Diploma Thesis from the year 2004 in the subject Economics - International Economic Relations, grade: 1.3, University of Applied Sciences Bingen (Lehrstuhl für Internationale Wirtschaftspolitik), language: English, abstract: The emigration of highly skilled people, the so-called brain drain (BD) has prompted a significant amount of literature, and suggestions about consequences of high skilled mobility for sending countries (SCs) are numerous but rather ambiguous. Historically, two major approaches can be distinguished. A negative view of the detrimental consequences for SCs due to the loss of human capital, and hence an increasing inequality among least developed countries (LDCs) and developed (DCs) (SCs and receiving countries (RCs)) characterised the discussion in the 1960s and 1970s. This view was intensified by the end of the 1980s, as the new growth theory stressed the importance of human capital as the main driver of economic growth. Accordingly, the loss of human capital would deprive SCs of a major prerequisite for growth and permanently hamper development. Lately, however, this pessimistic vision of accentuating the disadvantages for growth in SCs has been challenged by a more positive point of view. Expatriates are not seen as a loss anymore but instead as a resource which can be employed in favour of the SC. Rather pragmatically, this transnational view admits that, as long as incentives such as inequalities in many areas persist, highly skilled migrants cannot be hindered from moving.

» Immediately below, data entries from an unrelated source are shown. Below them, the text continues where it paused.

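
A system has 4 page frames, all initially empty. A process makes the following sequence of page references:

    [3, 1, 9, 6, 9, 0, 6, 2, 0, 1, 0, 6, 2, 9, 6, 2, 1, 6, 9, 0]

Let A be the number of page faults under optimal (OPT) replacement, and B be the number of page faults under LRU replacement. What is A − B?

Under OPT: F F F F . F . F . . . . . F . . . . . F → 8 faults.
Under LRU: F F F F . F . F . F . . . F . . F . . F → 10 faults.
A − B = 8 − 10 = -2.

-2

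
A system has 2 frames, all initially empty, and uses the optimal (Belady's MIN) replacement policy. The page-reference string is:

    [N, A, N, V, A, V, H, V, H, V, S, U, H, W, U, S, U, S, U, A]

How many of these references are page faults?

9

N → miss, frames {N}
A → miss, frames {N,A}
N → hit
V → miss, evict N, frames {A,V}
A → hit
V → hit
H → miss, evict A, frames {V,H}
V → hit
H → hit
V → hit
S → miss, evict V, frames {H,S}
U → miss, evict S, frames {H,U}
H → hit
W → miss, evict H, frames {U,W}
U → hit
S → miss, evict W, frames {U,S}
U → hit
S → hit
U → hit
A → miss, evict S, frames {U,A}
Page faults: 9.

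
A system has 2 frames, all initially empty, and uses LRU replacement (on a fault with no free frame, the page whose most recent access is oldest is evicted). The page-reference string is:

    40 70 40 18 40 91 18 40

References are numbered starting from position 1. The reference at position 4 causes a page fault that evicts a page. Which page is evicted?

pos 1: 40 -> fault, frames (40)
pos 2: 70 -> fault, frames (40 70)
pos 3: 40 -> hit
pos 4: 18 -> fault, evict 70, frames (40 18)
At position 4, page 70 is evicted.

70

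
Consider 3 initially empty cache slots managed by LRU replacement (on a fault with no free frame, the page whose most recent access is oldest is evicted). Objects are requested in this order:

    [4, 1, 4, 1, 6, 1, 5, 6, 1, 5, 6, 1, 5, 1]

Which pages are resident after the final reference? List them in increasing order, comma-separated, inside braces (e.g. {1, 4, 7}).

{1, 5, 6}

4: miss, frames {4}
1: miss, frames {4,1}
4: hit
1: hit
6: miss, frames {4,1,6}
1: hit
5: miss, evict 4, frames {6,1,5}
6: hit
1: hit
5: hit
6: hit
1: hit
5: hit
1: hit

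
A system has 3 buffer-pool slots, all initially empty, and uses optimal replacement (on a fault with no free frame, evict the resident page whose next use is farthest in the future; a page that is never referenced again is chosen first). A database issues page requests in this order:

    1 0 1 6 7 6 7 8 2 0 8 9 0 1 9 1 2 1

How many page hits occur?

10

1: miss, frames [1]
0: miss, frames [1, 0]
1: hit
6: miss, frames [1, 0, 6]
7: miss, evict 1, frames [0, 6, 7]
6: hit
7: hit
8: miss, evict 7, frames [0, 6, 8]
2: miss, evict 6, frames [0, 8, 2]
0: hit
8: hit
9: miss, evict 8, frames [0, 2, 9]
0: hit
1: miss, evict 0, frames [2, 9, 1]
9: hit
1: hit
2: hit
1: hit
Hits: 10.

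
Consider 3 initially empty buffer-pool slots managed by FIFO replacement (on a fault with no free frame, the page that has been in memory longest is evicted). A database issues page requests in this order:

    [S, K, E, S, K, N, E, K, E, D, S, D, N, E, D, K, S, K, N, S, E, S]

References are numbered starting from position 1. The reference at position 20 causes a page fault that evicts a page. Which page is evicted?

E

pos 1: S → fault, frames [S]
pos 2: K → fault, frames [S, K]
pos 3: E → fault, frames [S, K, E]
pos 4: S → hit
pos 5: K → hit
pos 6: N → fault, evict S, frames [K, E, N]
pos 7: E → hit
pos 8: K → hit
pos 9: E → hit
pos 10: D → fault, evict K, frames [E, N, D]
pos 11: S → fault, evict E, frames [N, D, S]
pos 12: D → hit
pos 13: N → hit
pos 14: E → fault, evict N, frames [D, S, E]
pos 15: D → hit
pos 16: K → fault, evict D, frames [S, E, K]
pos 17: S → hit
pos 18: K → hit
pos 19: N → fault, evict S, frames [E, K, N]
pos 20: S → fault, evict E, frames [K, N, S]
At position 20, page E is evicted.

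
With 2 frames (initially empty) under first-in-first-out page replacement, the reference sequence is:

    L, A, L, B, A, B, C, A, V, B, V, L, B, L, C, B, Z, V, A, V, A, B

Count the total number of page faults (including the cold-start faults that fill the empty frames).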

Therefore, newer theories focus on the advantages that SCs can draw from linking to their diaspora. Indeed, following this theory, SCs can seize numerous opportunities to manage international migration to offset its inevitable disadvantages, thus effectively turning the brain drain into a brain gain. It will be the aim of this paper to analyse whether the more recent view of international mobility of highly skilled workers can really countervail the concerns typical of the more traditional view. Will the LDCs be able to benefit from their expatriate HC or will migration enlarge disparities between SCs and RCs and consequently increase emigration even further? To address this question the following parts will give an overview on migration flows, present the underlying theories of the different approaches and assess existing empirical findings on the impact of the BD. Finally, policy implications will be outlined before concluding the paper.